Ash 2022 – fast production fails to cure Car-T's problem

Novartis and Gracell’s two-day manufactured Cars do not solve cell therapy’s biggest bottleneck – yet.

One of the biggest problems cell therapies face in the west is lack of manufacturing capacity. Data presented at Ash by Novartis and Gracell suggested that manufacturing time can be cut drastically, from a few weeks to two days, but the elephant in the room remains: patients still have to wait weeks or months before they receive therapy.

This was made clear in trials of Novartis’s YTB323, an anti-CD19 construct, and of Gracell’s GC012F, a bispecific Car against BCMA and CD19. These are manufactured using a virtually identical process that employs concurrent activation and transduction, and in vivo cell expansion; Novartis and Gracell respectively call the technology T-Charge and Fastcar.

The selling point of what Novartis calls a pioneering technique providing reliable and rapid manufacturing is that cells can be ready within one or two days rather than the more common two or three weeks. However, it then takes a further period of time before the cells are purified, frozen and released for reinfusion.

How long?

This shortcoming was laid bare at Sunday's Ash session when the presenter, Dr Pere Barba of Vall d'Hebron University Hospital, repeatedly dodged questions about what the vein-to-vein time was in a phase 1 lymphoma study of the T-Charge-manufactured YTB323 (rapcabtagene autoleucel).

After insisting that a clinical trial setting was suboptimal to assess this, Dr Barba eventually admitted that vein-to-vein time – the time taken from apheresis to cell reinfusion – was “similar” to the industry norm for autologous Car-T therapies, implying two to six weeks.

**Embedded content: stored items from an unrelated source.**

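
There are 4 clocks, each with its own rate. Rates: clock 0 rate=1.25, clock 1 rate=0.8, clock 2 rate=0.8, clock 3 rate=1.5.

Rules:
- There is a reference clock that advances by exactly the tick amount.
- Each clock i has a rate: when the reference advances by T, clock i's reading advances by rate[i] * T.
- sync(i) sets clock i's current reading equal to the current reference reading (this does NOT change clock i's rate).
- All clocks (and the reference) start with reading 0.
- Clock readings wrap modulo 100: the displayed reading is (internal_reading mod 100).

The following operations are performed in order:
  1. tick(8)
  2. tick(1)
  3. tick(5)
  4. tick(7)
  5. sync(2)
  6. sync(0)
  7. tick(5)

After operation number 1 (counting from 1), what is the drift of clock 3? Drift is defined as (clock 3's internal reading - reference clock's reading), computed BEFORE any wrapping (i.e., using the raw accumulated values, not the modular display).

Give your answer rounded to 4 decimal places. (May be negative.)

Answer: 4.0000

Derivation:
After op 1 tick(8): ref=8.0000 raw=[10.0000 6.4000 6.4000 12.0000]
Drift of clock 3 after op 1: 12.0000 - 8.0000 = 4.0000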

This is only part of the problem. Current capacity constraints mean that, once a patient is deemed a candidate for Car-T therapy, it then takes weeks before a slot can be booked for their cells to be manufactured. Dr Barba said some patients were kept waiting for so long that they had to be bridged with chemo, and indeed some went into remission as a result; this had become evident at last year’s presentation.

Dr Barba presented a swimmers plot of responses that pointedly omitted patients’ time between enrolment and dosing. At Ash 2021 this was shown to be between two and three months, with one patient waiting as long as six months. Against this backdrop shaving a week or two off manufacturing time seems paltry.


Speaking to Evaluate Vantage at Ash Gracell admitted that the cell therapy space had several problems to tackle, but insisted that the capacity shortage was “temporary. Once the industry catches up to patient demand then the key issue [will be] how do you get a therapy to patients faster?”

This is where shorter manufacturing comes in, and Gracell’s chief medical officer, Wendy Li, said the Chinese company had come out with Fastcar years before Novartis splashed T-Charge in 2021.

Ms Li cited an impressive vein-to-vein time of 12-15 days in the GC012F multiple myeloma study. However, as this was conducted in China it will have been subject to different capacity constrains versus those that have become common in the west.

Just like in the Novartis study patients were enrolled a long time before receiving treatment. Though the Gracell trial did not use bridging chemo, its confounding factor was that all patients got induction therapy of Revlimid/Velcade/dexamethasone over a couple of months.

This alone put most of them into remission by the time the GC012F cells were dosed, making it difficult to put the 100% ORR (and 88% complete response rate) claimed at Ash down to the Car-T cells. The trial was billed as a first-line study, but the use of induction means that it was done in something more akin to a first-line maintenance setting.

Ms Li explained the nuance, saying the typical treatment would have involved six cycles of induction, so what this trial was investigating was Car-T on top of a reduced induction regimen, and no stem cell transplant. Just two cycles alone would have yielded short-lived responses, she claimed, so what was important was that GC012F deepened remissions.

What vein-to-vein times Fastcar can achieve in the west might become apparent soon enough: Gracell aims to file a US IND shortly.